Les sauvetages aériens et terrestres du CBP le long de la frontière montent en flèche cette année, avec 28 537 dénombrés au cours de la période de 10 mois se terminant le 31 juillet. Cela se compare à 22 075 pour la période de 12 mois se terminant le 30 septembre 2022, a indiqué l’agence. Il y a eu 2 776 sauvetages de migrants en juillet.
Les sauvetages se sont poursuivis en août, y compris lors d’une journée particulièrement chargée où un hélicoptère Black Hawk a hissé un garçon guatémaltèque de 15 ans depuis une montagne isolée du sud de l’Arizona pour le mettre en sécurité. Peu de temps après, l’hélicoptère a sauvé un Guatémaltèque qui avait appelé le 911 depuis la vaste nation Tohono O’odham, juste à l’est d’Organ Pipe.
Certains militants ont récemment manifesté devant la gare d’Ajo, affirmant que les migrants gardés dans un enclos extérieur n’avaient pas assez d’ombre. Les responsables de la patrouille affirment que seuls les hommes adultes en attente d’être transportés vers des installations plus grandes pour y être traités sont gardés dehors pendant quelques heures et sous un grand auvent équipé de ventilateurs. Les femmes, les enfants et les personnes vulnérables restent à l’intérieur. Le temps d’attente moyen dans l’établissement est de 15 heures.

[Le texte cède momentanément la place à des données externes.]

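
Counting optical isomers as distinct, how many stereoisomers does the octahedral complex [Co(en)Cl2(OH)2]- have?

4

The six octahedral sites form three mutually perpendicular trans pairs.
Each en is bidentate and must span two cis positions.
Systematic placement gives 3 geometric isomers: Cl trans, OH cis; Cl cis, OH cis (chiral); Cl cis, OH trans.
One of these lacks any improper symmetry element and so occurs as an enantiomeric pair, giving 3 + 1 = 4 stereoisomers in total.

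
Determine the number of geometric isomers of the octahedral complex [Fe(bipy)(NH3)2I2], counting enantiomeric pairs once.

Each bipy is bidentate and must span two cis positions.
The distinct arrangements are (3 in all): NH3 cis, I trans; NH3 cis, I cis (chiral); NH3 trans, I cis.

3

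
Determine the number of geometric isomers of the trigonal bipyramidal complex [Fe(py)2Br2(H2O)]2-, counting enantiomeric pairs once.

In a trigonal bipyramid the two axial positions differ from the three equatorial ones.
Systematic enumeration (placing each ligand type in turn and discarding arrangements equivalent by rotation or reflection) gives 5 geometric isomers.

5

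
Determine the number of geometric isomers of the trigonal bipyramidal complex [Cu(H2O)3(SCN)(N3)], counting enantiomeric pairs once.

Working through the distinct placements yields 4 geometric isomers: SCN equatorial, N3 equatorial; SCN equatorial, N3 axial; SCN axial, N3 equatorial; SCN axial, N3 axial.

4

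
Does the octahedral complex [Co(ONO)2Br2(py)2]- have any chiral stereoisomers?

The six octahedral sites form three mutually perpendicular trans pairs.
Working through the distinct placements yields 5 geometric isomers: ONO trans, Br trans, py trans; ONO cis, Br trans, py cis; ONO cis, Br cis, py trans; ONO cis, Br cis, py cis (chiral); ONO trans, Br cis, py cis.
One of these lacks any improper symmetry element and so occurs as an enantiomeric pair, giving 5 + 1 = 6 stereoisomers in total.

yes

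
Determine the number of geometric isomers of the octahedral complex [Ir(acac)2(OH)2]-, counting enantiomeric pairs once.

In an octahedral complex each vertex has one trans partner and four cis neighbours.
Each acac is bidentate and must span two cis positions.
The distinct arrangements are (2 in all): OH trans; OH cis (chiral).

2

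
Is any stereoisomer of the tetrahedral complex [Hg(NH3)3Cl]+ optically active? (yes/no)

no

Only one geometric arrangement is possible.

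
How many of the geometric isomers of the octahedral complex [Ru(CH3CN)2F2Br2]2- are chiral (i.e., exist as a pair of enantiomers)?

1

An octahedron has six vertices in three trans pairs; every non-trans pair is cis.
There are 5 geometric isomers: CH3CN trans, F trans, Br trans; CH3CN cis, F cis, Br trans; CH3CN cis, F trans, Br cis; CH3CN cis, F cis, Br cis (chiral); CH3CN trans, F cis, Br cis.
One of these lacks any improper symmetry element and so occurs as an enantiomeric pair, giving 5 + 1 = 6 stereoisomers in total.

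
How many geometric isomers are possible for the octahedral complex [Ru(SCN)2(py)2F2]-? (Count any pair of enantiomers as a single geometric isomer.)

The six octahedral sites form three mutually perpendicular trans pairs.
The distinct arrangements are (5 in all): SCN trans, py trans, F trans; SCN cis, py cis, F trans; SCN cis, py trans, F cis; SCN cis, py cis, F cis (chiral); SCN trans, py cis, F cis.

5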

Cet afflux présente également des défis pour les groupes humanitaires.
Wingo, un enseignant à la retraite travaillant avec Samaritanos Sin Fronteras, ou Samaritains sans frontières, se rend à la frontière plusieurs fois par semaine pour remplir des barils en plastique bleu vif dans six stations d’eau. Lui et d’autres bénévoles distribuent des chapeaux, des bandanas, des collations et des bouteilles d’eau glacée aux migrants qu’ils rencontrent.
“Beaucoup de ces gens partent dans le désert sans se rendre compte des ennuis dans lesquels ils se mettent”, a déclaré Wingo.

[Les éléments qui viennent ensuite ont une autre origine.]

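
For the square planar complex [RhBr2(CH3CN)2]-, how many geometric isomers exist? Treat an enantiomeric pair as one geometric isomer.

Working through the distinct placements yields 2 geometric isomers: Br cis; Br trans.

2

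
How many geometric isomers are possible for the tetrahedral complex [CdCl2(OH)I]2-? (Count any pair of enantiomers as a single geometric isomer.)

1

All four vertices of a tetrahedron are equivalent and mutually adjacent, so cis/trans isomerism cannot arise.
Only one geometric arrangement is possible.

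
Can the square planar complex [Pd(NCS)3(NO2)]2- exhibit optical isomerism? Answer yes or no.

no

In a square planar complex each vertex has one trans partner and two cis neighbours.
Only one geometric arrangement is possible.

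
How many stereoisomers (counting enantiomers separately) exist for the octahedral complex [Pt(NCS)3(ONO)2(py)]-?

Systematic placement gives 3 geometric isomers: NCS mer, ONO cis; NCS mer, ONO trans; NCS fac, ONO cis.
Each arrangement has an internal mirror plane or centre of symmetry, so none is chiral.

3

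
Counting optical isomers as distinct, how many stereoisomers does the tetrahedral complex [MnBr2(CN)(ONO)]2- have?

Only one geometric arrangement is possible.

1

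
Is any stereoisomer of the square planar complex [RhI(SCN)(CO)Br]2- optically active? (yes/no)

A square has two trans pairs of vertices; adjacent vertices are cis.
Systematic placement gives 3 geometric isomers: (Br/I trans, CO/SCN trans); (Br/SCN trans, CO/I trans); (Br/CO trans, I/SCN trans).
Each arrangement has an internal mirror plane or centre of symmetry, so none is chiral.

no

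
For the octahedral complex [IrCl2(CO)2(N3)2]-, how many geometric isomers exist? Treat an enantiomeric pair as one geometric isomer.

The six octahedral sites form three mutually perpendicular trans pairs.
Working through the distinct placements yields 5 geometric isomers: Cl trans, CO trans, N3 trans; Cl cis, CO trans, N3 cis; Cl cis, CO cis, N3 trans; Cl cis, CO cis, N3 cis (chiral); Cl trans, CO cis, N3 cis.

5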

Lors d’une récente visite à la frontière, Wingo a remis de l’eau en bouteille à des Indiens qui attendaient de l’aide près du mur après qu’une femme avec qui ils voyageaient s’est tordue la cheville. Il a donné de l’eau et des barres granola à un couple guatémaltèque avec trois jeunes enfants qui voyageait avec un Péruvien.
Wingo a déclaré qu’il accorde une attention particulière à ceux qui peuvent être plus sensibles à la chaleur torride, comme les femmes enceintes et allaitantes et les personnes âgées. Il a récemment rencontré une femme diabétique indienne de 89 ans sur le point d’être en état de choc. Lorsqu’il a appelé les agents de la patrouille frontalière lors de cette journée particulièrement chargée, a-t-il déclaré, ils lui ont demandé d’amener lui-même la femme à leur centre d’accueil pour des soins médicaux. La femme est en convalescence dans un hôpital de Phoenix.
Beaucoup d’autres ne survivent pas.
Les restes de 43 personnes soupçonnées d’avoir franchi la frontière ont été retrouvées dans le sud de l’Arizona en juillet, dont environ la moitié sont mortes récemment, selon l’organisation à but non lucratif Human Borders, qui travaille avec le bureau du médecin légiste du comté de Pima pour suivre et cartographier les chiffres.
Parmi eux, deux personnes trouvées à Organ Pipe : Hilda Veliz Maas de Mijangos, 36 ans, de Guatemala City, morte il y a environ un jour ; et Ignacio Munoz Loza, 22 ans, de l’État mexicain de Jalisco, mort depuis environ une semaine. Tous deux ont succombé à l’exposition à la chaleur.